The-Fate-Of-The-Species-Image (198x300)Some animals seem to be built for the long haul – various crocodiles, sharks and turtles have wandered the earth for hundreds of millions of years.  While other species – like the dodo, the Irish elk or the polar bear – quickly find themselves in an evolutionary dead end, often the victims of geographic isolation or over specialization.   It remains to be seen which category Homo sapiens belongs in.  Despite our high scores for adaptability and useful traits like omnivory and intelligence, the odds may be stacked against us.  In The Fate of the Species, science journalist Fred Guterl explores the many ways humanity could go the way of the passenger pigeon or the wooly mammoth.

Although it would also be interesting, the book doesn’t even begin to explore how various natural disasters could cause our extinction – a massive asteroid collision, a sudden increase in volcanism or a devastating solar flare.  Instead the book focuses on the numerous ways that humankind can cause its own demise.
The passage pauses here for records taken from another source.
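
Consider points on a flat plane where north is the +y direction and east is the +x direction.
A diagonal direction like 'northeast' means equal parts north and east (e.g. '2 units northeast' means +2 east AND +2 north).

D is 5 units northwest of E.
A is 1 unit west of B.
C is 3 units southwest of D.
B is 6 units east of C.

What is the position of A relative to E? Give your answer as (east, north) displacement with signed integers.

Answer: A is at (east=-3, north=2) relative to E.

Derivation:
Place E at the origin (east=0, north=0).
  D is 5 units northwest of E: delta (east=-5, north=+5); D at (east=-5, north=5).
  C is 3 units southwest of D: delta (east=-3, north=-3); C at (east=-8, north=2).
  B is 6 units east of C: delta (east=+6, north=+0); B at (east=-2, north=2).
  A is 1 unit west of B: delta (east=-1, north=+0); A at (east=-3, north=2).
Therefore A relative to E: (east=-3, north=2).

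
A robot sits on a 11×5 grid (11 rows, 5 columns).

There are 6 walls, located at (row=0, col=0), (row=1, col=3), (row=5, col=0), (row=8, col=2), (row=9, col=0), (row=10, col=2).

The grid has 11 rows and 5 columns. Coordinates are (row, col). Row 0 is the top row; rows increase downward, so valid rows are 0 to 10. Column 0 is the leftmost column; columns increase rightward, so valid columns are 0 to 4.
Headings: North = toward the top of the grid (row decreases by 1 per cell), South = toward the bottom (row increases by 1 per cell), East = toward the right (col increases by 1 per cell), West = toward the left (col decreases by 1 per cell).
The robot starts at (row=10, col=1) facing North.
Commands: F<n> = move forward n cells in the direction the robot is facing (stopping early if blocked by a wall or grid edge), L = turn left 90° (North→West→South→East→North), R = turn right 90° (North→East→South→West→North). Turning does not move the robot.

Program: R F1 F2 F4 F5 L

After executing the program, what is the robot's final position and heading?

Answer: Final position: (row=10, col=1), facing North

Derivation:
Start: (row=10, col=1), facing North
  R: turn right, now facing East
  F1: move forward 0/1 (blocked), now at (row=10, col=1)
  F2: move forward 0/2 (blocked), now at (row=10, col=1)
  F4: move forward 0/4 (blocked), now at (row=10, col=1)
  F5: move forward 0/5 (blocked), now at (row=10, col=1)
  L: turn left, now facing North
Final: (row=10, col=1), facing North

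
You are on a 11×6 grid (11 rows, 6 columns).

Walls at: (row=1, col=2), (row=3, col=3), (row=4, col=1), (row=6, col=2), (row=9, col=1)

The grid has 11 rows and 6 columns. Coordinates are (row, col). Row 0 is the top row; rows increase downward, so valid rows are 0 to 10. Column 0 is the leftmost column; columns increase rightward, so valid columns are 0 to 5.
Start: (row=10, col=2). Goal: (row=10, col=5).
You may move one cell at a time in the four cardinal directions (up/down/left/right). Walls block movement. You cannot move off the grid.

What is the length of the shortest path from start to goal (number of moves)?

Answer: Shortest path length: 3

Derivation:
BFS from (row=10, col=2) until reaching (row=10, col=5):
  Distance 0: (row=10, col=2)
  Distance 1: (row=9, col=2), (row=10, col=1), (row=10, col=3)
  Distance 2: (row=8, col=2), (row=9, col=3), (row=10, col=0), (row=10, col=4)
  Distance 3: (row=7, col=2), (row=8, col=1), (row=8, col=3), (row=9, col=0), (row=9, col=4), (row=10, col=5)  <- goal reached here
One shortest path (3 moves): (row=10, col=2) -> (row=10, col=3) -> (row=10, col=4) -> (row=10, col=5)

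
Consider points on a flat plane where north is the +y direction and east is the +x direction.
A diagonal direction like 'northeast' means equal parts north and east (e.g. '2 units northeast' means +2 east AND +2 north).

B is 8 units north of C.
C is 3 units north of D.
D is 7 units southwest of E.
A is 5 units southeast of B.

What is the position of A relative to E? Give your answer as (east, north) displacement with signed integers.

Place E at the origin (east=0, north=0).
  D is 7 units southwest of E: delta (east=-7, north=-7); D at (east=-7, north=-7).
  C is 3 units north of D: delta (east=+0, north=+3); C at (east=-7, north=-4).
  B is 8 units north of C: delta (east=+0, north=+8); B at (east=-7, north=4).
  A is 5 units southeast of B: delta (east=+5, north=-5); A at (east=-2, north=-1).
Therefore A relative to E: (east=-2, north=-1).

Answer: A is at (east=-2, north=-1) relative to E.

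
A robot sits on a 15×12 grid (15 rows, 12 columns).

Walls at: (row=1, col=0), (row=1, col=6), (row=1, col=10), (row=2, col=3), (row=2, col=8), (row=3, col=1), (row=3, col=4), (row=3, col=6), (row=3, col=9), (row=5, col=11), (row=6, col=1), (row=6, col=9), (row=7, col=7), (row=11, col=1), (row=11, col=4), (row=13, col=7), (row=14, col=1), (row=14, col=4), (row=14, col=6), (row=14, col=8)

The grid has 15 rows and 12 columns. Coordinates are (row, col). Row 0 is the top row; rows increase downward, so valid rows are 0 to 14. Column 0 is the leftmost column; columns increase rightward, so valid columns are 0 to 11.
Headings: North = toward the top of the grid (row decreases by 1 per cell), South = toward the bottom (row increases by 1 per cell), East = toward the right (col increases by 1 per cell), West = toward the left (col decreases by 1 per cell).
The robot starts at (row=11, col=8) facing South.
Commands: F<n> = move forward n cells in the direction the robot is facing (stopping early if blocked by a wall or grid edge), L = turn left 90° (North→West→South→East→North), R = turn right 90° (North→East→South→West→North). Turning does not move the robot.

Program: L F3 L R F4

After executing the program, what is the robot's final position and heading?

Answer: Final position: (row=11, col=11), facing East

Derivation:
Start: (row=11, col=8), facing South
  L: turn left, now facing East
  F3: move forward 3, now at (row=11, col=11)
  L: turn left, now facing North
  R: turn right, now facing East
  F4: move forward 0/4 (blocked), now at (row=11, col=11)
Final: (row=11, col=11), facing East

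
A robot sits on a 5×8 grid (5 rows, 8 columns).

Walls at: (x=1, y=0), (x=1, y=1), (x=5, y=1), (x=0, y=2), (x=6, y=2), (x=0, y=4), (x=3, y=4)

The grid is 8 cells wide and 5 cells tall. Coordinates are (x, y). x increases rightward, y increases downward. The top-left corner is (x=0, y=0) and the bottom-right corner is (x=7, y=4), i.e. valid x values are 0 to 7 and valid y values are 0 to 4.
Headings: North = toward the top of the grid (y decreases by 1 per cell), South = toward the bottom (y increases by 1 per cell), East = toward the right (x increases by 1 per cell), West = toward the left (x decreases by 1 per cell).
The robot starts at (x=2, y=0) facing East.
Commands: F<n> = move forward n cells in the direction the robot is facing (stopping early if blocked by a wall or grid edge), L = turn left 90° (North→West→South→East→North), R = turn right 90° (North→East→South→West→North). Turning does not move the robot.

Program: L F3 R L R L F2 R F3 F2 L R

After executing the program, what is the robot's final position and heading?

Answer: Final position: (x=7, y=0), facing East

Derivation:
Start: (x=2, y=0), facing East
  L: turn left, now facing North
  F3: move forward 0/3 (blocked), now at (x=2, y=0)
  R: turn right, now facing East
  L: turn left, now facing North
  R: turn right, now facing East
  L: turn left, now facing North
  F2: move forward 0/2 (blocked), now at (x=2, y=0)
  R: turn right, now facing East
  F3: move forward 3, now at (x=5, y=0)
  F2: move forward 2, now at (x=7, y=0)
  L: turn left, now facing North
  R: turn right, now facing East
Final: (x=7, y=0), facing East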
Starting with a discussion of the various mass extinctions that have punctuated Earth’s past, Guterl goes on to identify five major categories of self-induced societal collapse and subsequent human extinction.

The first three qualify as somewhat passive routes:  a supervirus with the lethality of Ebola and the contagiousness of influenza could wipe out a large percentage of the population;  the ecosystem on which we all rely, could eventually collapse as more and more essential pieces are eliminated by human activities; or our continued efforts to burn every last drop or chunk of fossil fuel could cause climate change to transform into a runaway greenhouse effect – also known as The Venus Effect – making the planet uninhabitable.

The last two are much more malevolent: advancing techniques in biotechnology and genetic engineering make it more and more conceivable that someone will be able to design a bioweapon – like synthetic smallpox – with the ability to kill hundreds of millions worldwide; or cyber terrorists may be able to create computer viruses that take down the entire North American power grid, leading to complete economic collapse.  The latter category may be the most disturbing as Guterl reveals how our computer interconnectedness and interdependence make modern society so vulnerable.

Despite the depressing topic, Guterl writes with skill and kept me riveted.   It’s not every day that you get to read about your own extinction.  Throughout the book he repeatedly circles back to the concept of the “tipping point”.  What percentage of the human population has to die from a supervirus to destroy civilization as we know it?  How much carbon dioxide and methane has to be spewed into the air before our hospitable climate irreversibly collapses?  How much of the power grid has to be disabled before the US economy goes into free fall, taking the rest of the world with it?  Guterl’s efforts to answer these kinds of questions make for some gut wrenching reading.

Does our much vaunted human ingenuity contain the seeds of our own destruction?  The Fate of the Species explores this important topic with plenty of research and rumination, as well as some possible remedies.  While it’s not for the faint of heart, it’s a worthwhile read about some plausible and not so distant futures.